Le jugement est donc infirmé, Mme, [R] étant déboutée de sa demande tendant à voir reconnaître sa créance à l’égard de M., [C].
Au surplus, même s’il avait été retenu que Mme, [R] disposait d’une créance au titre du financement de l’immeuble de M., [C], en application de l’article 1469 du code civil, il y aurait eu lieu, pour calculer le profit subsistant, de ne tenir compte que du capital effectivement remboursé par Mme, [R], à rapporter à la prise de valeur de la construction seule, Mme, [R] n’ayant pas contribué au financement du terrain.
Par des développements non contestés par Mme, [R], M., [C] fait valoir que :
— les remboursements de Mme, [R] n’ont porté que sur un capital de (39 190 x 59% =) 23 122 euros,
— le terrain initialement évalué à 30 000 euros est désormais évalué à 63 000 euros, si bien que la construction seule est passée d’une valeur de 191 628 euros à une valeur de 248 000 euros (l’ensemble étant valorisé à 311 666 euros).

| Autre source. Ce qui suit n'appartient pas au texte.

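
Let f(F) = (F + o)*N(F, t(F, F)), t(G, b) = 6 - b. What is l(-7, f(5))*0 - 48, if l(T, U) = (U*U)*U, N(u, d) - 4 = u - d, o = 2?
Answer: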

Ainsi, même en retenant, comme le premier juge, que Mme, [R] avait surcontribué pour l’intégralité des sommes qu’elle a versées au titre du remboursement de l’emprunt immobilier, sa contribution, selon le profit subsistant, aurait été de (23 122 x 248 000/191 628 =) 29 924 euros et non de 55 111,22 euros tel que retenu par le premier juge.
Sur les frais et dépens
Mme, [R] est condamnée aux dépens de première instance et d’appel.
Les demandes au titre de l’article 700 sont rejetées.
Le jugement est donc infirmé sur ces dispositions relatives aux frais d’instance.
PAR CES MOTIFS
La cour,
Infirme le jugement en toutes ses dispositions,
Statuant à nouveau,
Déboute Mme, [R] de sa demande ;
Rejette les demandes au titre de l’article 700 du code de procédure civile ;
La condamne aux dépens de première instance et d’appel.